As these cases and dozens of others show, the Secret Service deems no potential threat too inconsequential to investigate.

Yet the agency indicated to NewsMax.com that it had no plans to probe the Panther protest and in fact showed extraordinary concern for the rights of the group to carry assault weapons at the site where one of its protectees was about to speak:

"In all situations when we come in contact with protests we have to provide a secure environment, which in this case we did. But also, we try not to inhibit anyone's right to demonstrate as long as they're doing it legally."

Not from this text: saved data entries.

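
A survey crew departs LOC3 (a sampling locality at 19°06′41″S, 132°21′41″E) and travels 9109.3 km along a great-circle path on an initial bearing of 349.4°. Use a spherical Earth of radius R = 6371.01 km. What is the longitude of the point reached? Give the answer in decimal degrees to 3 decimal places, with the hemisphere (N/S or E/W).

LOC3: φ = -19.11139°, λ = +132.36139°
δ = d/R = 9109.3/6371.01 = 1.429805 rad
φ₂ = arcsin(sin φ₁ cos δ + cos φ₁ sin δ cos θ)
   = arcsin(-0.32741·0.14052 + 0.94488·0.99008·0.98294) = 60.87208°
λ₂ = λ₁ + atan2(sin θ sin δ cos φ₁, cos δ − sin φ₁ sin φ₂) = 110.38905°

110.389°E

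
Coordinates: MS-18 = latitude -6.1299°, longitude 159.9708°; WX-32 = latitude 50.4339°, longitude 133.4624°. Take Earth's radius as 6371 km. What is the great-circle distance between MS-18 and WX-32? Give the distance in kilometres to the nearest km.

Δφ = 56.5638°,  Δλ = -26.5084°
a = sin²(Δφ/2) + cos φ₁ cos φ₂ sin²(Δλ/2) = 0.257787
c = 2·arcsin(√a) = 1.065090 rad = 61.0251°
d = R·c = 6371 × 1.065090 = 6785.7 km

6786 km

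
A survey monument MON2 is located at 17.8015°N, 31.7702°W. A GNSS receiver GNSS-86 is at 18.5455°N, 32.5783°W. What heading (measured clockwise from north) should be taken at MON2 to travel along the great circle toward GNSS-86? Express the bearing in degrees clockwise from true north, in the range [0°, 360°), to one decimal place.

Δλ = -0.8081°
y = sin Δλ · cos φ₂ = -0.013371
x = cos φ₁ sin φ₂ − sin φ₁ cos φ₂ cos Δλ = 0.013014
θ = atan2(y, x) = -45.7762° → 314.2238° (mod 360°)

314.2°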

The New Black Panther Party decided to mount an armed protest of Gary Graham's execution after the convicted killer himself urged supporters to "come armed with AK-47's." (Houston Chronicle, June 21) Graham's last wish before dying from lethal injection in the Texas state death house last Thursday was for his supporters to "avenge my death."

The day before Graham died, Panther leader Quanell X charged that presidential candidate George Bush was a "murderer" who had killed more black men "than any other nation on earth."

When Bush spoke to the Congress of Racial Equality Monday night in New York City, unarmed Graham supporters were outside the event distributing flyers urging others to protest, with the headline:

"Emergency Call to Action Against Gov. George W. Bush - The Murderer of Shaka Sankofa (Gary Graham)"

The agency spokesman refused to say whether the Secret Service was concerned about the hostile rhetoric of Graham sympathizers directed toward Bush.